Burburinho na sala. O mediador pediu silêncio.
-Tá, essa eu vou deixar pra vocês resolverem. Que mais?
-Tem a coisa do risco de guerra atômica também, Senhor.
-Sei. Qual é o problema?
-Ah. O Senhor sabe das bombas atômicas já, eu presumo. Então. Tem todo o risco de...
-De algum de vocês jogar a bomba?
-É. Mais ou menos.
-Então nenhum de vocês joga a bomba.
-É, não é tão simples assim, tem que ver se...
-Porque todo mundo não joga a bomba fora, então?
Dessa vez o burburinho foi mais alto. Como assim, jogar as bombas fora? Deus, claramente, não estava ajudando.
-Vamos deixar essa pra mais tarde. – Pediu o mediador, cauteloso.
-Puta merda viu... Que mais?
-Tem... A coisa do... A questão da religião.
-Oi?
-A coisa da religião, dos ataques e tal.
-Oi?
-Sabe? O pessoal que mata em nome de Deus, a briga entre muçulmanos, cristãos e judeus, essas coisas...

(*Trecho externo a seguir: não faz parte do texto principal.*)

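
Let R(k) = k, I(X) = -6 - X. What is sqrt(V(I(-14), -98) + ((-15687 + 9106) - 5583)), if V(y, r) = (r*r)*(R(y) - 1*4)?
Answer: 2*sqrt(6563) ≈ 162.02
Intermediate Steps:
V(y, r) = r**2*(-4 + y) (V(y, r) = (r*r)*(y - 1*4) = r**2*(y - 4) = r**2*(-4 + y))
sqrt(V(I(-14), -98) + ((-15687 + 9106) - 5583)) = sqrt((-98)**2*(-4 + (-6 - 1*(-14))) + ((-15687 + 9106) - 5583)) = sqrt(9604*(-4 + (-6 + 14)) + (-6581 - 5583)) = sqrt(9604*(-4 + 8) - 12164) = sqrt(9604*4 - 12164) = sqrt(38416 - 12164) = sqrt(26252) = 2*sqrt(6563)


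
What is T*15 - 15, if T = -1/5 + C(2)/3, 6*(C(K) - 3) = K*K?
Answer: ⅓ ≈ 0.33333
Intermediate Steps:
C(K) = 3 + K²/6 (C(K) = 3 + (K*K)/6 = 3 + K²/6)
T = 46/45 (T = -1/5 + (3 + (⅙)*2²)/3 = -1*⅕ + (3 + (⅙)*4)*(⅓) = -⅕ + (3 + ⅔)*(⅓) = -⅕ + (11/3)*(⅓) = -⅕ + 11/9 = 46/45 ≈ 1.0222)
T*15 - 15 = (46/45)*15 - 15 = 46/3 - 15 = ⅓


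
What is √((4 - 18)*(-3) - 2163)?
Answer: I*√2121 ≈ 46.054*I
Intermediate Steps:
√((4 - 18)*(-3) - 2163) = √(-14*(-3) - 2163) = √(42 - 2163) = √(-2121) = I*√2121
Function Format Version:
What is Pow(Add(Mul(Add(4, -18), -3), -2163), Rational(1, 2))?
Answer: Mul(I, Pow(2121, Rational(1, 2))) ≈ Mul(46.054, I)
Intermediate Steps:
Pow(Add(Mul(Add(4, -18), -3), -2163), Rational(1, 2)) = Pow(Add(Mul(-14, -3), -2163), Rational(1, 2)) = Pow(Add(42, -2163), Rational(1, 2)) = Pow(-2121, Rational(1, 2)) = Mul(I, Pow(2121, Rational(1, 2)))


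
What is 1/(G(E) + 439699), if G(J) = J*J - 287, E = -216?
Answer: 1/486068 ≈ 2.0573e-6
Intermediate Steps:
G(J) = -287 + J**2 (G(J) = J**2 - 287 = -287 + J**2)
1/(G(E) + 439699) = 1/((-287 + (-216)**2) + 439699) = 1/((-287 + 46656) + 439699) = 1/(46369 + 439699) = 1/486068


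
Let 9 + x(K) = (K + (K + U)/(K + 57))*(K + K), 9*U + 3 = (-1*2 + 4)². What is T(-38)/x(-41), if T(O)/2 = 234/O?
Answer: -2106/609197 ≈ -0.0034570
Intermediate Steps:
T(O) = 468/O (T(O) = 2*(234/O) = 468/O)
U = ⅑ (U = -⅓ + (-1*2 + 4)²/9 = -⅓ + (-2 + 4)²/9 = -⅓ + (⅑)*2² = -⅓ + (⅑)*4 = -⅓ + 4/9 = ⅑ ≈ 0.11111)
x(K) = -9 + 2*K*(K + (⅑ + K)/(57 + K)) (x(K) = -9 + (K + (K + ⅑)/(K + 57))*(K + K) = -9 + (K + (⅑ + K)/(57 + K))*(2*K) = -9 + 2*K*(K + (⅑ + K)/(57 + K)))
T(-38)/x(-41) = (468/(-38))/(((-4617 - 79*(-41) + 18*(-41)³ + 1044*(-41)²)/(9*(57 - 41)))) = (468*(-1/38))/(((⅑)*(-4617 + 3239 + 18*(-68921) + 1044*1681)/16)) = -234*144/(-4617 + 3239 - 1240578 + 1754964)/19 = -234/(19*((⅑)*(1/16)*513008)) = -234/(19*32063/9) = -234/19*9/32063 = -2106/609197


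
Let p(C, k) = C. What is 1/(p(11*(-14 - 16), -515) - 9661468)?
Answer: -1/9661798 ≈ -1.0350e-7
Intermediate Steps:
1/(p(11*(-14 - 16), -515) - 9661468) = 1/(11*(-14 - 16) - 9661468) = 1/(11*(-30) - 9661468) = 1/(-330 - 9661468) = 1/(-9661798) = -1/9661798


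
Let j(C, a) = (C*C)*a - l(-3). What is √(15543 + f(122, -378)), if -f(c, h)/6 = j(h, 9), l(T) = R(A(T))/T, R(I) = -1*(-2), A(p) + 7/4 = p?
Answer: I*√7700197 ≈ 2774.9*I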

-Vocês me meteram no meio dessa história? Não fode.
-Não, não você. Você é meio que o mesmo pra todo mundo... É a coisa do messias, do seu filho, que a gente....
-EU NEM TENHO FILHO!
-Eu sei, é que... Perai, não?
-EU LÁ TENHO TEMPO DE CRIAR FILHO? OLHA O TRABALHO QUE VOCÊS ME DÃO JÁ.
-Ah... Se não tem filho... É, vai ter que mudar bastante coisa então, aqui na Terra.
-Puta merda, galera. Tá tudo errado.
Deus passava a mão na cabeça, suspirando.
-Vamo lá, uma coisa de cada vez. O negócio dos atentados com religião. Aliás, qualquer atendado. Só para.
-Como assim?
-Para de matar gente. Só isso.
-Mas não tem como...
-Tem. Para. Para de matar. Matar é errado, porra. É tipo a coisa mais errada que existe.
-Pra ser justo, “não matarás” é o quinto mandamento só. – O mediador achou importante comentar.
-É? Não lembrava disso. Qual é o primeiro?
-Ahn... Amar a Deus sobre todas as coisas...
-Ah. Putz. Mal. Foi uma fase meio egocêntrica. Indiferente. Parem de se matar.
-Ok, ok. Parar de se matar. – O secretário batia tudo na máquina de escrever.
-Ok, que mais?
-A água. Tá faltando.
-Como, tá faltando? Eu coloquei água pra caralho aí na Terra.
-Mas tá acabando.
-COMO TA ACABANDO, MERMÃO? TEM UMA QUANTIDADE FIXA DE ÁGUA NA TERRA DESDE QUE O MUNDO É MUNDO. TA ACABANDO, COMO? TÁ INDO PRA OUTRO PLANETA A ÁGUA?
-Calma, Deus, pelo amor de... Calma. – Pedia o mediador.
-Porra. Faz menos filho, então.
-Menos filho?
-É. Faz menos filho que sobra mais coisa pra todo mundo. Tem muita gente nessa caceta.
Silêncio. Os representantes dos países se mexiam, constrangidos, na cadeira. Foi quando alguém teve coragem:
-Quando a gente fala do aquecimento global?

-Ah, foda-se. – Disse Deus, e foi buscar um whisky no armário de bebidas.